Tragically, Malawi recorded its first coronavirus-related death just 5 days after confirming its first case. Malawi’s healthcare system is not equipped to deal with a widespread outbreak and the Malawi government estimate suggests up to 50,000 deaths unless the spread of the virus is curbed and the healthcare response is improved.

Current situation

The Malawi Ministry of Health’s last briefing (15th April) confirmed that there were 16 confirmed cases in the country, including two deaths. Cases are confirmed in Lilongwe, Blantyre, Nkhotakota and Chikwawa.

Efforts are being made, with local and international support, to raise awareness, increase prevention initiatives and dramatically scale-up health services. However, this virus has stretched developed healthcare systems and tested the resolve of better resourced governments.

A health and social crisis

As discussed in our previous blog – ‘Coronavirus: the great leveller?’ – the basic requirements of virus prevention are themselves a huge test for countries like Malawi.

Malawi’s government has announced that the country will commence a 21-day lockdown to stop the spread of coronavirus. However, while Malawians are fearful of the impact of coronavirus, this news is hard for them to swallow economically and politically.

In Malawi, more than 9 million people live below the poverty line and the majority of the population relies on small scale agriculture, small businesses and piece work for income. A large-scale lockdown, without at least food support, will devastate families who rely on work in the morning to eat in the afternoon.

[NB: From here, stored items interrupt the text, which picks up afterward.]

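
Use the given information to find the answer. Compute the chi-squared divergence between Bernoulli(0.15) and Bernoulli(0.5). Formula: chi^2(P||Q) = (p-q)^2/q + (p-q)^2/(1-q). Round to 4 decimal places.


Chi-squared divergence between Bernoulli distributions:
chi^2 = (p-q)^2/q + (p-q)^2/(1-q).
p = 0.15, q = 0.5, p-q = -0.35.
(p-q)^2 = 0.1225.
term1 = 0.1225/0.5 = 0.245.
term2 = 0.1225/0.5 = 0.245.
chi^2 = 0.245 + 0.245 = 0.4900

0.4900


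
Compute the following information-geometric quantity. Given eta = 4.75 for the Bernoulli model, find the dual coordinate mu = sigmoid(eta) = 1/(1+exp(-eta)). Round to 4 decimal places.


Dual coordinate (expectation parameter) for Bernoulli:
mu = 1/(1+exp(-eta)).
eta = 4.75.
exp(-eta) = exp(-4.75) = 0.008652.
mu = 1/(1+0.008652) = 0.9914

0.9914


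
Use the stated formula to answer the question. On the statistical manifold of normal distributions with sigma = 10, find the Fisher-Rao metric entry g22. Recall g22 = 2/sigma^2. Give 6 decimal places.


For the 2-parameter normal family, the Fisher metric has:
  g11 = 1/sigma^2, g22 = 2/sigma^2.
sigma = 10, sigma^2 = 100.
g22 = 0.020000

0.020000


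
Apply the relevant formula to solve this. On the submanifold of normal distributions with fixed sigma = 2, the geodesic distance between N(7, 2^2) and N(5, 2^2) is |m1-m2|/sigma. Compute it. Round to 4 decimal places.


On the fixed-variance normal subfamily, geodesic distance = |m1-m2|/sigma.
|7 - 5| = 2.
sigma = 2.
d = 2/2 = 1.0000

1.0000


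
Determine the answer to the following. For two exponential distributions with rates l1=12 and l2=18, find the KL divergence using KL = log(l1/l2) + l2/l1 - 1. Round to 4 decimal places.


KL divergence for exponential family:
KL = log(l1/l2) + l2/l1 - 1.
log(12/18) = -0.405465.
18/12 = 1.5.
KL = -0.405465 + 1.5 - 1 = 0.0945

0.0945


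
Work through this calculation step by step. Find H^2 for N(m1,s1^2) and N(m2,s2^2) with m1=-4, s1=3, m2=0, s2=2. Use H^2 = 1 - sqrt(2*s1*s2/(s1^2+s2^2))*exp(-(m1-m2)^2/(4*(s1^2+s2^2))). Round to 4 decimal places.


Squared Hellinger distance for Gaussians:
H^2 = 1 - sqrt(2*s1*s2/(s1^2+s2^2)) * exp(-(m1-m2)^2/(4*(s1^2+s2^2))).
s1^2 = 9, s2^2 = 4, s1^2+s2^2 = 13.
sqrt(2*3*2/(13)) = 0.960769.
(m1-m2)^2 = (-4)^2 = 16.
exp(-16/(4*13)) = exp(-0.307692) = 0.735141.
H^2 = 1 - 0.960769*0.735141 = 0.2937

0.2937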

The lockdown will also be a test of Malawi’s fragile political situation. Earlier this year the result of the 2019 presidential election was overturned in court. While the legal wrangles are ongoing, many people will be frustrated by further delays to the re-running of the election and will not trust the political efforts to stop the disease. This will mean a return to mass protests and will be a grave challenge to virus prevention strategies.

It’s a reminder that coronavirus is not simply a health crisis, but a social crisis, particularly for countries where existing security, rights and freedoms are already fragile.

EMMS International Partner Response

EMMS International works in the Southern, Central and Northern Regions of Malawi through partner mission hospitals and healthcare organisations. The largest active project is the Chifundo project which is improving access to palliative care in rural areas. While the training activities related to the Chifundo project have stopped, visits to palliative care patients in their homes continue.

All facilities are gathering hygiene items such as buckets, goggles, liquid soap and hand sanitiser to keep their staff, patients and communities safe. Through their community projects, they are able to encourage and equip people to do what they can to protect themselves.

The dedicated services of mission hospitals like Mulanje Mission Hospital, Nkhoma Mission Hospital and David Gordon Memorial Hospital over many decades mean that they are trusted establishments to which people turn in a crisis. Supporting the emergency appeal will provide them with some of the essential supplies they will need in the frontline of the fight against coronavirus.

Prayer Points

Please pray for:

  1. Frontline healthcare facilities, including the mission hospitals. That they would have the resources and strength they need for their vital role in protecting and saving lives;

  2. The people of Malawi, that they would be free from fear and know God’s strength and protection;

  3. The church in Malawi, that it will find new ways to maintain fellowship and be able to respond to the practical needs of its communities;

  4. The Government of Malawi, that it will implement the necessary protections in consultation with communities and that it will do all it can to protect the most vulnerable people from the effects of both the virus and the proposed lockdown.